欠乏感を動機とした活動によって、真に新しいものを生み出すことは難しい。

欠けたモノを埋めようとする行為の動機はネガティブなものであり、そのネガティブさに突き動かされた行動は、新たなネガティブさを生み出すからである。

仮に、自分を埋めてくれるはずの何かを手に入れることができたとしても、心の穴は常に新しく心の中に空き続ける。

よって、欠乏感を動機とした前進は、新しい場所に到達しているように見えて、実はループを描いている。

自分の中に欠けたモノを得るために苦闘し、欲しかったモノをついに得たとしても、また新たな苦闘を繰り返すことになる。欲望の対象となるモノの形は移り変わっていくかもしれないが、その苦闘のパターンは本質的にはすべて同じであり、それは前進に見えてループである。

このような空しいループから効率的に抜け出すには、心の中にあるネガティブさ、つまりなにかしらの欠乏感をダイレクトに埋めてしまうことである。

何によって埋めるかと言えば、『愛』や『光』といったもので埋めるのが望ましい。そのようにして心の穴を埋める作業を「ヒーリング」と呼ぶことができる。

基本的にヒーリングは創造のための準備的な作業である。それは穴だらけの荒れた土地を整地するようなものである。

心の穴に愛と光を流し込むことでそれを本当に埋めることができる。

愛と光は高次元の世界から無限に供給されるため、それはどんな深い穴も埋めることができる。

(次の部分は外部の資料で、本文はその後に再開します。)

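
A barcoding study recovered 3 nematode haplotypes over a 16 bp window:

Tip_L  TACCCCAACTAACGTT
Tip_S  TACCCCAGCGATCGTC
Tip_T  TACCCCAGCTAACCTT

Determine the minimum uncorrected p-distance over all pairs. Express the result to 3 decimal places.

0.125

Pairwise Hamming distances:
  Tip_L vs Tip_S: 4
  Tip_L vs Tip_T: 2
  Tip_S vs Tip_T: 4
The smallest is 2 mismatches, between Tip_L and Tip_T; p = 2/16 = 0.125.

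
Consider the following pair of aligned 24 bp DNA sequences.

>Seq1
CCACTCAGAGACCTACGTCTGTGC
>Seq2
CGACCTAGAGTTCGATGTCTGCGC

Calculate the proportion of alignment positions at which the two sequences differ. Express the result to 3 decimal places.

Differing sites — 2:C/G; 5:T/C; 6:C/T; 11:A/T; 12:C/T; 14:T/G; 16:C/T; 22:T/C.
There are 8 differences over 24 sites, so p = 8/24 = 0.333.

0.333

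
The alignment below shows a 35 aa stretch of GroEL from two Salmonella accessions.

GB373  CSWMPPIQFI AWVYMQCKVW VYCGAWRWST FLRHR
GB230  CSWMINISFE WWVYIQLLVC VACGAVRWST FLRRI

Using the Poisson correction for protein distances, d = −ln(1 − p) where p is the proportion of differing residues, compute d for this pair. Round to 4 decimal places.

The sequences differ at positions 5 (P/I), 6 (P/N), 8 (Q/S), 10 (I/E), 11 (A/W), 15 (M/I), 17 (C/L), 18 (K/L), 20 (W/C), 22 (Y/A), 26 (W/V), 34 (H/R), 35 (R/I).
p = 13/35 = 0.371429.
d = −ln(1 − 0.371429) = −ln(0.628571) = 0.4643.

0.4643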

穴を埋めるために必要なのは、天から降り注ぐような、無限かつ無償な心の栄養である。そのような心の栄養を総称して『愛』と言う。またそのヴィジュアルイメージは『光』である。

愛と光によって心の穴が埋まると、心の空間は平らに、フラットな状態に戻る。そのとき、心の欠乏感が生み出す無用な苦闘のドラマは消滅する。

その凪いだエネルギーの平衡状態の上に、かつて見たことのない新しい何かを生み出していくことが可能となる。

真新しいキャンバスに、新しい絵の具で、本当に自分が描きたかった絵を描けるようになる。